The U-turn triggered ratings downgrades from Citibank, JP Morgan, HSBC, Deutsche Bank and Jefferies and knocked shares in peers such as Covestro, Evonik, Lanxess and Wacker Chemie.

"Profits have collapsed, and it's not even a recession; the second profit warning in seven months raises questions around credibility," HSBC analyst Sriharsha Pappu said in a note, adding BASF's outlook had been "aspirational".

HSBC cut its rating on BASF to "Hold" from "Buy" and its target price to 61 from 75 euros.

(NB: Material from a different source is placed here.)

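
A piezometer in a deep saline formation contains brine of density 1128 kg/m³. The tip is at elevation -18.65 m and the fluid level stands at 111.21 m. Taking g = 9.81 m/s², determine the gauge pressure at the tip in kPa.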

Chief Executive Martin Brudermueller at the company's AGM in May had insisted the company could achieve full-year operating profit growth at the lower end of a 1-10% range, even as analysts and journalists questioned the positive outlook.

"Brudermueller allowed himself to be swayed by the positive sentiment at the beginning of the year," said Arne Rautenberg, a fund manager at Union Investment. "It won't be the last big German company forced to revise its assumptions downward."

BASF, which makes petrochemicals, coatings, automotive catalytic converters and foams, had assumed car sales would grow, even after 11 consecutive months of sales declines in China, the world's largest car market.

On Monday BASF changed its tune and said the U.S.-China trade friction had dimmed the outlook: "The G20 summit at the end of June has shown that a rapid détente is not to be expected in the second half of 2019."

It warned that revenue for 2019 was likely to fall rather than rise as it had earlier forecast. Rival Lanxess announced it would stick to its full-year outlook.

JP Morgan downgraded BASF to "neutral" from "overweight" in response. It said the magnitude of BASF's profit warnings within three months showed its extensive portfolio offered no obvious benefit.

Analysts at Evercore ISI said BASF's losses could prove worse than forecast, citing weakness in China where the company sees its first-half output falling 13%.

That could dip to "to something closer to mid-to-high teens," Evercore ISI analysts said.

BASF is due to present detailed earnings for the second half of the year on July 25.

Its shares were down 4.8% at 1216 GMT at 59.61 euros. The stock is down almost 40% over the last 18 months.

German chemicals industry association VCI last week warned of falling revenue on slower economic growth, weakening industrial activity and uncertainty caused by global trade conflicts.